Publié le Mis à jour le
Écrit par France 3 Corse ViaStella

Cinq cadres de la direction régionale de Pôle Emploi à Ajaccio ont été retenus une partie de la nuit de mercredi à jeudi dans les locaux de l'entreprise, par une cinquantaine de syndicalistes du STC, qui proteste contre des mesures disciplinaires visant des salariés de l'entreprise. 

Le STC souhaitait obtenir des garanties pour que les salariés concernés ne soient pas licenciés. Faute de réponse de la direction nationale, les syndicalistes ont décidé mercredi soir de retenir dans les locaux de Pôle Emploi à Ajaccio, le directeur régional et quatre cadres, sans nourriture et un temps sans électricité.



Après des tractations avec la préfecture, la collectivité territoriale et la direction nationale de Pôle Emploi, ils les ont finalement laissé partir vers 3h du matin, évitant l'intervention des forces de l'ordre, mais avec la garantie que de nouvelles négociations se tiendraient ce jeudi.     



Par solidarité, la section STC des Chemins de fer de la Corse a indiqué que tous les trains seraient retardés d'une heure jeudi. 



Le syndicat des travailleurs corses (STC) occupe les locaux de la direction de Pôle Emploi à Ajaccio depuis le 15 juin pour protester contre des procédures disciplinaires à l’encontre de cinq salariés de l’entreprise.



Deux salariés ont été mis à pied avec maintien de salaires et trois autres ont fait l’objet d’avertissement. Ces procédures doivent être examinées le 11 juillet. En attendant, le syndicat ne compte pas cesser son occupation et réclame la suppression de ces mesures disciplinaires.



Le STC a demandé à ce que ces procédures soit examinées plus rapidement, dénoncant "l'état difficile" des salariés concernés. 

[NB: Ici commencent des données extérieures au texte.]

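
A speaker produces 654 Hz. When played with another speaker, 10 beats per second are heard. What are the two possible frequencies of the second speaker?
f₂ = 654 ± 10 Hz → 664 Hz or 644 Hz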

"Il nous semble que ce sont des procédures bien brutales et bien violentes et que surtout si on laisse passer ce genre de chose, ça va être une chasse aux sorcières de partout", avait indiqué lundi, Marie-Françoise Casinelli, déléguée syndicale. 



Dans les dossiers des agents concernés, les syndicalistes disent n'avoir trouvé que des relevés de pointeuses et aucun motif explicite. Pour la direction, il y a des soupçons de fraude sur les temps de travail.